Covert channels are stealthy communication channels that enable manifold adversary and legitimate scenarios, ranging from malware communications to the exchange of confidential information by journalists and censorship circumvention. We introduce a new class of covert channels that we call history covert channels. We further present a new paradigm: covert channel amplification. All covert channels described until now need to craft seemingly legitimate flows or need to modify third-party flows, mimicking unsuspicious behavior. In contrast, history covert channels can communicate by pointing to unaltered legitimate traffic created by regular network nodes. Only a negligible fraction of the covert communication process requires the transfer of covert information by the covert channel's sender.

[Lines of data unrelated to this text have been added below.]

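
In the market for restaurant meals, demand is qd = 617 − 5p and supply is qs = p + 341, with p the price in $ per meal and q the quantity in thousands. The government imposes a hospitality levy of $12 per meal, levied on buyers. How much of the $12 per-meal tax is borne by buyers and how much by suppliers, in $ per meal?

Buyers bear $2 per meal; suppliers bear $10 per meal.

Without the tax, 617 − 5p = p + 341 gives 6p = 276, so p* = $46 and q* = 387.
With the tax collected from buyers, demand (in seller-price terms) shifts: qd = 617 − 5(p + 12).
New equilibrium: buyers pay $48, suppliers receive $36, q = 377. (Wedge: pb − ps = 12.)
Burden on buyers: $2; on suppliers: $10. (They sum to $12.)
The less price-elastic side of the market bears the larger share of a per-unit tax.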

This information can be sent through different protocols/channels. Our approach allows an amplification of the covert channel's message size, i.e., minimizing the fraction of actually transferred secret data by a covert channel's sender in relation to the overall secret data being exchanged. Further, we extend the current taxonomy for covert channels to show how history channels can be categorized. We describe multiple scenarios in which history covert channels can be realized, analyze the characteristics of these channels, and show how their configuration can be optimized.

Figures (17)

• Figure 1: General functioning of a history covert channel that uses broadcasting. The amplification is achieved by sending small pointers that refer to larger data pieces (e.g., packets or their hash values) of the data channel.
• Figure 2: Confined communication in LAN: CS is not capable of placing the secret message content by itself due to restrictions.

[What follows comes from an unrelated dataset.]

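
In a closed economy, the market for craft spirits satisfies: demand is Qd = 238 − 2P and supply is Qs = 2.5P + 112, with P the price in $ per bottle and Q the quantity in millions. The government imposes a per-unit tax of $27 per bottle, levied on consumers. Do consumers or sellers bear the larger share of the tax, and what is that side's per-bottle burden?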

• Figure 3: Confined communication from a LAN to a remote site: CS resides inside the local network and CR resides in an uncensored public network.

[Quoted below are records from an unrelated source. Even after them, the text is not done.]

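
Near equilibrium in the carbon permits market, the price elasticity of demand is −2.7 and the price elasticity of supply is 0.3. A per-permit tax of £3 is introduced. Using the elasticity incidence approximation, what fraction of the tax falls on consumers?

Incidence ratio: consumers' share ≈ εs / (εs + |εd|) = 0.3 / (0.3 + 2.7) = 0.1.
Supply is the less elastic side, so consumers bear the smaller share.

Consumers' share ≈ 0.1.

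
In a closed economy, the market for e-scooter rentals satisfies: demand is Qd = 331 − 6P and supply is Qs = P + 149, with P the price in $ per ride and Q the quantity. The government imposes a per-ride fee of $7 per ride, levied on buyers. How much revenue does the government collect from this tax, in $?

Tax revenue = $1183.

Without the tax, 331 − 6P = P + 149 gives 7P = 182, so P* = $26 and Q* = 175.
With the tax collected from buyers, demand (in seller-price terms) shifts: Qd = 331 − 6(P + 7).
Solving gives Q = 169 with buyers paying $27 and sellers receiving $20 (the $7 wedge).
Revenue = t · Q = 7 · 169 = $1183.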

• Figure 4: The DYST-Basic Sending Process. Hashes representing a secret message can be calculated over whole packets or just parts of packets (e.g., selected header fields). Note that packets with non-matching hash values are not processed further. Signaling packets can take the form of any typical (legitimate) broadcast, such as ARP or DHCP requests.
• Figure 5: Functioning of DYST-Ext. For illustration, we use a message chunk $M$ of $h-c=3$ bit length and a checksum of $c=2$ bit, which simply represents the number of ones in the message chunk as a binary number (step 1). In the hash value $h_i$ with $h=5$ bits, only $t=1$ bit do not match (step 2). CS thus checks all modifications of the hash value until a hit between the reconstructed message and reconstructed checksum occurs (steps 3 to 5, flipped bits marked by dashed circles, order of bit flips: right to left). As the reconstructed message equals message chunk $M$ (step 6), CS will send an ARP request to CR. CR will perform the same computation and reconstructs $M$. For message chunk $M=110$ (same checksum), the same fit would apply but not reconstruct $M$, and no ARP is sent.